International Journal of Information Management Data Insights (Apr 2024)
An investigation of novel features for predicting student happiness in hybrid learning platforms – An exploration using experiments on trace data
Abstract
The current study investigated the novel factors influencing informatics students' happiness and satisfaction using statistical and machine learning algorithms.

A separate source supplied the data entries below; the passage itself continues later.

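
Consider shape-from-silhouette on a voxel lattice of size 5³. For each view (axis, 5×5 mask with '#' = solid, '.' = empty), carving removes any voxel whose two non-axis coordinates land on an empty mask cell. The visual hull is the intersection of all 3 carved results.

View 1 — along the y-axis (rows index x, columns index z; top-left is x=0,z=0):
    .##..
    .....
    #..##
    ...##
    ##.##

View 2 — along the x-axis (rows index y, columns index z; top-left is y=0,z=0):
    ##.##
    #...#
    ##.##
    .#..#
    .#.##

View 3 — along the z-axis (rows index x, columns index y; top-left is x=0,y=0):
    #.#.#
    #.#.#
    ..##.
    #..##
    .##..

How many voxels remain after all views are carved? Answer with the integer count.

start: 5×5×5 = 125 voxels
[1] y-view keeps 11 columns → grid now 55
[2] x-view keeps 15 columns → grid now 38
[3] z-view keeps 13 columns → grid now 18

18 voxels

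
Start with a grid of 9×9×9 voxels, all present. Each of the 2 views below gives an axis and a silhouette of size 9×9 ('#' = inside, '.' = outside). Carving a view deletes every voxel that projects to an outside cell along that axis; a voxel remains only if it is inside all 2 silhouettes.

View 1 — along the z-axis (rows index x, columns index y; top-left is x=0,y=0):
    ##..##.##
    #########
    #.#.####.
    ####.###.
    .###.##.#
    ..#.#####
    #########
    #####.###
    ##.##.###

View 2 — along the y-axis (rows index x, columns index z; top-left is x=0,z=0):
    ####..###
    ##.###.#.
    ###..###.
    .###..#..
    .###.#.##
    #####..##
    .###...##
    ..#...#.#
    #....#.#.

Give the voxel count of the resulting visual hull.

initial block: 9^3 = 729
after view 1 [z-axis, 64 of 81 cells solid] → remaining = 576
after view 2 [y-axis, 47 of 81 cells solid] → remaining = 328

remaining voxels: 328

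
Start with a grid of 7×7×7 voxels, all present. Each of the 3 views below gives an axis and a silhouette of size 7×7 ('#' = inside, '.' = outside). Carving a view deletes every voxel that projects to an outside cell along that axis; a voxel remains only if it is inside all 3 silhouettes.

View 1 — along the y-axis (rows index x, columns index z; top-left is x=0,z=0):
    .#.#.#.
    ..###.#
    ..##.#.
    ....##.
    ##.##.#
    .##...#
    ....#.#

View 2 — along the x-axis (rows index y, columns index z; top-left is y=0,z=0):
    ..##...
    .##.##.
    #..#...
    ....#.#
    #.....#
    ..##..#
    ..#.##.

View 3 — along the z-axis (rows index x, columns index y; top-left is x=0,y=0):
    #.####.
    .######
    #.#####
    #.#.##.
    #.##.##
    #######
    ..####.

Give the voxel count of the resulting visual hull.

before carving: 343 voxels (7×7×7)
[1] y-view keeps 22 columns → grid now 154
[2] x-view keeps 18 columns → grid now 59
[3] z-view keeps 37 columns → grid now 41

|visual hull| = 41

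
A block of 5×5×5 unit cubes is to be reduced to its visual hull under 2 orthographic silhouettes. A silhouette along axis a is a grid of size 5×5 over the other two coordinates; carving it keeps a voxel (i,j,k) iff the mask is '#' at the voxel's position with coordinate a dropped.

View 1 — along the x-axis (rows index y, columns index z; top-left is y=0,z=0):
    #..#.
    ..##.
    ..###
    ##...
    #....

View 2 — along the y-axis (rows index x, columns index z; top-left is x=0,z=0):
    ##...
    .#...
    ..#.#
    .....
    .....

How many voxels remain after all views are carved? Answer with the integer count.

|visual hull| = 8

initial block: 5^3 = 125
V1 x: intersect with YZ mask (10 set) -- 50 left
V2 y: intersect with XZ mask (5 set) -- 8 left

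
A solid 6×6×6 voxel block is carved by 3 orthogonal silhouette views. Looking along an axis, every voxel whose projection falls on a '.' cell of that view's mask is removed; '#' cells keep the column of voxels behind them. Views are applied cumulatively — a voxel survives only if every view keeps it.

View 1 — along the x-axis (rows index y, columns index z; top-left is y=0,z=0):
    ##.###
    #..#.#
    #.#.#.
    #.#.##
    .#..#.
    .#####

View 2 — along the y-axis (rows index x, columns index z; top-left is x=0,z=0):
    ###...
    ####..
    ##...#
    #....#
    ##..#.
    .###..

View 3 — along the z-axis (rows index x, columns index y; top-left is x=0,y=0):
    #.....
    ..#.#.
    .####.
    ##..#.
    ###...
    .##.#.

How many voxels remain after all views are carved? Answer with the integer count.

start: 6×6×6 = 216 voxels
V1 x: intersect with YZ mask (22 set) -- 132 left
V2 y: intersect with XZ mask (18 set) -- 63 left
V3 z: intersect with XY mask (16 set) -- 24 left

24 voxels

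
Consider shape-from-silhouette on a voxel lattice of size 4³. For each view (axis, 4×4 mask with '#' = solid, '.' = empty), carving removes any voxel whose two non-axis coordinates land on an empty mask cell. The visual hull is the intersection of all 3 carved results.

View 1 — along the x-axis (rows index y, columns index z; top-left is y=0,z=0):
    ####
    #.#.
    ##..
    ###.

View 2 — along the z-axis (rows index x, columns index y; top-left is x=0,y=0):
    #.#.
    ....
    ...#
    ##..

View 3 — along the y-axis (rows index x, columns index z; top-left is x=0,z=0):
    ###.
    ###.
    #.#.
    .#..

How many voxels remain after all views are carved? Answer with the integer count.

before carving: 64 voxels (4×4×4)
carve view 1 (along x, YZ-mask fill 11/16): 44 voxels remain
carve view 2 (along z, XY-mask fill 5/16): 15 voxels remain
carve view 3 (along y, XZ-mask fill 9/16): 8 voxels remain

remaining voxels: 8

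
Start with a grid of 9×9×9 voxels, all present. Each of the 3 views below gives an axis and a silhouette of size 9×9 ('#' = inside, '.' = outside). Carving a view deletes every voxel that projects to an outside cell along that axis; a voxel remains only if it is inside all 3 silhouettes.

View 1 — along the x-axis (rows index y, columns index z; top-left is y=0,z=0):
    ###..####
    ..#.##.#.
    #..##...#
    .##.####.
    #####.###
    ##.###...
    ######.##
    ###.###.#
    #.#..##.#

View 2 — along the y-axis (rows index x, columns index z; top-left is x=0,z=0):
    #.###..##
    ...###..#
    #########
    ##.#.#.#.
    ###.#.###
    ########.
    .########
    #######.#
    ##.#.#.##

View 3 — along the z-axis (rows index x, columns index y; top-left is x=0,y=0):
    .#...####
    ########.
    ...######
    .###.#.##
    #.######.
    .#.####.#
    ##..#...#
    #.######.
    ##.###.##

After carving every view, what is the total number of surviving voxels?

start: 9×9×9 = 729 voxels
  1. axis=0 (YZ plane), |mask|=54  ⇒  voxels=486
  2. axis=1 (XZ plane), |mask|=61  ⇒  voxels=365
  3. axis=2 (XY plane), |mask|=56  ⇒  voxels=253

253 voxels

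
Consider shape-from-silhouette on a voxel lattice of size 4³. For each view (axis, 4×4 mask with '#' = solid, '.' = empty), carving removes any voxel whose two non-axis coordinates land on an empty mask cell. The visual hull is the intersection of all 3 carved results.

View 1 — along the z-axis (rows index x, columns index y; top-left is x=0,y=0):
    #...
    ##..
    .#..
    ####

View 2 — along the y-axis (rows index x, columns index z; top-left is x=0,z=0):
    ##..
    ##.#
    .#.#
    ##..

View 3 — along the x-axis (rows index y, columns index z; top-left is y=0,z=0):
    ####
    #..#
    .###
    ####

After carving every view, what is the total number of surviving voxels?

start: 4×4×4 = 64 voxels
[1] z-view keeps 8 columns → grid now 32
[2] y-view keeps 9 columns → grid now 18
[3] x-view keeps 13 columns → grid now 14

voxel count = 14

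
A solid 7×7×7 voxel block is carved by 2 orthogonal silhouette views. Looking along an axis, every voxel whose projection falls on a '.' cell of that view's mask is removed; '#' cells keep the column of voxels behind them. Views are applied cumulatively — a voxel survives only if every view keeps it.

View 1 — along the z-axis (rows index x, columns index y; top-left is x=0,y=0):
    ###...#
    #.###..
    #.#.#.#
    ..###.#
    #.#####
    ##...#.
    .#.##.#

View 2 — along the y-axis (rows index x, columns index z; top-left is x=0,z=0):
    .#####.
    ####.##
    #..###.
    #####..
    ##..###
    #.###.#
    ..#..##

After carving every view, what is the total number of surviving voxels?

|visual hull| = 137

before carving: 343 voxels (7×7×7)
after view 1 [z-axis, 29 of 49 cells solid] → remaining = 203
after view 2 [y-axis, 33 of 49 cells solid] → remaining = 137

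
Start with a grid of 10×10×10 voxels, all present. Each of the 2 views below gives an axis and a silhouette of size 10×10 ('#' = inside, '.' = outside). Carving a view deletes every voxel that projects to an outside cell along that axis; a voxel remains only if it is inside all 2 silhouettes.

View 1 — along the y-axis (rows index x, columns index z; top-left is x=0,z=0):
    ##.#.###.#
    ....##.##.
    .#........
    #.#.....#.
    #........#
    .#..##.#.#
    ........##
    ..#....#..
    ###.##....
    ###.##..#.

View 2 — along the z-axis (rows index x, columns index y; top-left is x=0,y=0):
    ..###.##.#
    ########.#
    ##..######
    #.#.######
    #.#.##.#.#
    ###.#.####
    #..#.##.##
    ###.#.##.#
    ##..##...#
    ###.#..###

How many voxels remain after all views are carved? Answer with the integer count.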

A statistical t–test proved that the students in the younger age group (=21) who had enrolled in master's programs (M.Sc.) that hybrid learning was a secure mode of education during the pandemic (p < 0.05). The happiness of students has had a significant influence on the challenges and prospects for online education that involve safety (p < 0.05). It was determined that factors such as time and cost utilization with management, university initiatives and assistance, and challenging group tasks substantially affected student satisfaction (p < 0.05). The paper's findings recommended some vital issues such as Internet disconnection during the lesson, Less support during technical glitches or errors, Less competitive environment, Possibility of cheating in exams due to lack of surveillance, Less focused and interactive during hybrid learning, important assistance and support, and safety modes for higher educational institutions during a pandemic. Using a maximum accuracy of 88%, Random Forest (RF) outperformed Logistic Regression (LR), Xtream Gradient Boosting (XGBoost), and other classifiers to predict student happiness based on hybrid learning features. The RF algorithm's superior performance was validated and confirmed by all performance metrics, such as F1-score, precision, recall, and specificity.